How do I read a PDF file in StudioX and extract the data to an Excel file

In StudioX I need to read a PDF file that contains a table and extract it to Excel. How is this done in StudioX? I’ve been able to use the Activities ‘Read PDF Text’ and ‘Write PDF Text’, but unsuccessful in writing the PDF to Excel. I have StudioX 2020.4.1 installed.

At this time the way to work with PDF files in StudioX is to open the file in a PDF reader like Acrobat and use the App/Web UI Automation activities to extract data. You can provide the name of the file as an argument on the “Use Application” activity to open the file you need.

5 Likes

Hi Andrew, thank you. That worked.

Is it possible to do the same with a PNG file ?, for example, in the video by Alex Sanz (Reboot Skills Course Week 1 Topic What is RPA) you see an example of the execution of an automation to extract data from a scanned document and the data is recorded in a Word file, it may also be that the data is recorded in Excel.

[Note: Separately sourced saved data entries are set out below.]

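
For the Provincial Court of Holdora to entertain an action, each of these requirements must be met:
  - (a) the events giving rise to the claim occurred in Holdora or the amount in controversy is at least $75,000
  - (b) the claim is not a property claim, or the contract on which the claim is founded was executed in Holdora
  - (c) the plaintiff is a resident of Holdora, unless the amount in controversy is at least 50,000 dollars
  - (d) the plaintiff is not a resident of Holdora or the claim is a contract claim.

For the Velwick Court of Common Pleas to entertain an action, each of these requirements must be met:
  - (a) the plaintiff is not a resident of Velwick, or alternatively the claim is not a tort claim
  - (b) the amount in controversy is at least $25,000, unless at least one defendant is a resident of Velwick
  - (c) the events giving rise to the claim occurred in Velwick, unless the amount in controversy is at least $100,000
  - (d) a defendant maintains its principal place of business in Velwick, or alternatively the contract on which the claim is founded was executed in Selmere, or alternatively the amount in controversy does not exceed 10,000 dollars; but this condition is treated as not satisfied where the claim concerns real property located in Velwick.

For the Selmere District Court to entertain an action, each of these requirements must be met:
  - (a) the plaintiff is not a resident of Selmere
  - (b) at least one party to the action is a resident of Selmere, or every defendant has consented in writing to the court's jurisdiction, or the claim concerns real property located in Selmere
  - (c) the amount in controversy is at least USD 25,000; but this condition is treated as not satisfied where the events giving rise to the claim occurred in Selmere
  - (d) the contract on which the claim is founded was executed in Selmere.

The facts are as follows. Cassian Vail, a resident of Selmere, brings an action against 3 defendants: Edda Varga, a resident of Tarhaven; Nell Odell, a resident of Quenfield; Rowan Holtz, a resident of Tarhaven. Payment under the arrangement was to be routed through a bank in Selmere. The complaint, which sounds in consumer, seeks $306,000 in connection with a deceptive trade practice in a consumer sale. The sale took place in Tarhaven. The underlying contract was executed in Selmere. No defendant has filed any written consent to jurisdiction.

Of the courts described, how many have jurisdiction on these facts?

The Provincial Court of Holdora:
  (a) The amount in controversy is USD 306,000, which meets the USD 75,000 floor — that alternative is enough. Condition met.
  (b) The claim is a consumer claim, not a property claim, so one alternative holds. Met.
  (c) The plaintiff resides in Selmere, not Holdora. However, the amount in controversy is USD 306,000, which meets the USD 50,000 floor, so the 'unless' proviso supplies this condition. Condition met.
  (d) The plaintiff resides in Selmere, which is not Holdora, which satisfies one of the alternatives. Condition met.
  → Every requirement is satisfied — jurisdiction.
The Velwick Court of Common Pleas:
  (a) The plaintiff resides in Selmere, which is not Velwick, which satisfies one of the alternatives. Condition met.
  (b) The amount in controversy is USD 306,000, which meets the $25,000 floor. Satisfied.
  (c) The operative events occurred in Tarhaven, not Velwick. The proviso rescues it, though: the amount in controversy is 306,000 dollars, which meets the USD 100,000 floor. Condition met.
  (d) The contract was executed in Selmere, so one alternative holds. And the carve-out is inapplicable — the claim does not concern real property. Met.
  → Jurisdiction lies.
The Selmere District Court:
  (a) The plaintiff resides in Selmere. Fails.
  (b) Cassian Vail resides in Selmere — that alternative is enough. Condition met.
  (c) The amount in controversy is $306,000, which meets the 25,000 dollars floor. The carve-out does not apply: the operative events occurred in Tarhaven, not Selmere. Satisfied.
  (d) The contract was executed in Selmere. Condition met.
  → Not every requirement is met — no jurisdiction.
Courts with jurisdiction: the Provincial Court of Holdora, the Velwick Court of Common Pleas — 2 in total.

2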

Could this be done with StudioX ?, how could I do it ?.
Thank you.

Extracting text from an image requires OCR activities that haven’t yet been designed and optimized for use with StudioX. So at this time, if you need to extract text from an image, you will likely need to add those activities using the Studio profile. If you generally prefer StudioX, you can create the project in StudioX, switch to the Studio profile to add these capabilities and then open it again with the StudioX profile and continue editing it there. See the Get OCR Text documentation.

Thank you very much for the answer!. :slightly_smiling_face:
Excellent recommendation. I will read the documentation and do an exercise to learn.
Thank you. :+1:

This topic was automatically closed 3 days after the last reply. New replies are no longer allowed.